Give an example of a relation R on a set S that is reflexive and transitive but not symmetric. Justify your answers.
- Let S = {1,2,3} and let R = {(1,1), (2,2), (3,3), (1,2)}. Then R is reflexive since (s,s) is in R for every element s of S, but R is not symmetric since (1,2) is in R but (2,1) is not in R. However, R is transitive, since if (a,b) and (b,c) are in R then by checking every possible case we see either a=b (and hence (a,c)=(b,c) is in R) or b=c (and hence (a,c)=(a,b) is in R).
- Here's another solution. Let S be the same but let R be the relation defined by ≥ (i.e., by "greater than or equal to"). Thus R = { (a,b) : a ≥ b for a and b in S }. Then a ≥ a for every a in S, so R (i.e., ≥) is reflexive, and whenever a ≥ b and b ≥ c are true, we know a ≥ c is true, so R is transitive.
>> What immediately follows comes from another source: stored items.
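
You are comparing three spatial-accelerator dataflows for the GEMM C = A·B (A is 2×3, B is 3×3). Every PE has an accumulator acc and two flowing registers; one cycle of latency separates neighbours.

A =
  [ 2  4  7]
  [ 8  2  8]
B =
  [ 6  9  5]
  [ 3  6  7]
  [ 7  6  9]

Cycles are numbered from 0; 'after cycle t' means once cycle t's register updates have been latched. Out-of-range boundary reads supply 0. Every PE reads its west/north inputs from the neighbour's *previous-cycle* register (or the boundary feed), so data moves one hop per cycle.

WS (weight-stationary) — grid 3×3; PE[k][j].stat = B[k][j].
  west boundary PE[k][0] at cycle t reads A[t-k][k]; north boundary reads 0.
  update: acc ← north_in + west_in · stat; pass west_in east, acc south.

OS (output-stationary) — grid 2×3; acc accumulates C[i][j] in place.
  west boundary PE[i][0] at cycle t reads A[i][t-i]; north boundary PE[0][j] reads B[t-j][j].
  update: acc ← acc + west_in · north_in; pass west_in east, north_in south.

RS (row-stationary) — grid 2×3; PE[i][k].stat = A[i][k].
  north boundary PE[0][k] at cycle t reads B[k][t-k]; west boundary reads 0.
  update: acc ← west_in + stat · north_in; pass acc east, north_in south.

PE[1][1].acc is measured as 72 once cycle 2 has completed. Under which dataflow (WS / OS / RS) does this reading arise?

dataflow = OS

— WS: 3×3; PE[1][1] trace:
  @0  [1,1]  acc 0  |  →0  ↓0
  @1  [1,1]  acc 0  |  →0  ↓0
  @2  [1,1]  acc 42  |  →4  ↓42
— OS: 2×3; PE[1][1] trace:
  @0  [1,1]  acc 0  |  →0  ↓0
  @1  [1,1]  acc 0  |  →0  ↓0
  @2  [1,1]  acc 72  |  →8  ↓9
— RS: 2×3; PE[1][1] trace:
  @0  [1,1]  acc 0  |  →0  ↓0
  @1  [1,1]  acc 0  |  →0  ↓0
  @2  [1,1]  acc 54  |  →54  ↓3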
However, R is not symmetric, since 2 ≥ 1 is true but 1 ≥ 2 is not; i.e., (2,1) is in R but (1,2) is not in R.
Give an example of a relation R on a set S (you pick the R and S) that is transitive and symmetric but not reflexive. Justify your answers.
- Let S = {1,2,3} and let R = { } be the empty relation. Then as discussed in class R is not reflexive but it is symmetric and transitive.
Consider the relation R = {(a, b) : a and b are reals and 0 < |a - b| < 1} on the set S = R of real numbers. For each of the three properties of an equivalence relation, either show the property holds, or given an example for which it does not hold.
- Reflexivity fails since (a,a) is never in R, because 0 < |a - a| is false. Symmetry holds since |a - b| = |b - a| always holds, so if (a,b) is in R, then 0 < |a - b| < 1, hence 0 < |b - a| < 1, so (b,a) is in R. Transitivity fails since (0.1,1.0) and (1.0,1.9) are in R but (0.1,1.9) is not in R.
Consider the relation R = {(a, b) : a and b are reals and |a - b| < 1} on the set S = R of real numbers. Is R an equivalence relation? Justify your answer.
- Although R is reflexive and symmetric, R is not an equivalence relation, since R is not transitive: (0.1,1.0) and (1.0,1.9) are in R but (0.1,1.9) is not in R.
Consider the relation R = {(a, b) : a and b are integers and |a - b| < 1} on the set S = Z of integers. Is R an equivalence relation? Justify your answer.
- In this case R is an equivalence relation, since in order for integers a and b to satisfy |a - b| < 1 we must have a = b, and ordinary "=" is reflexive, symmetric and transitive.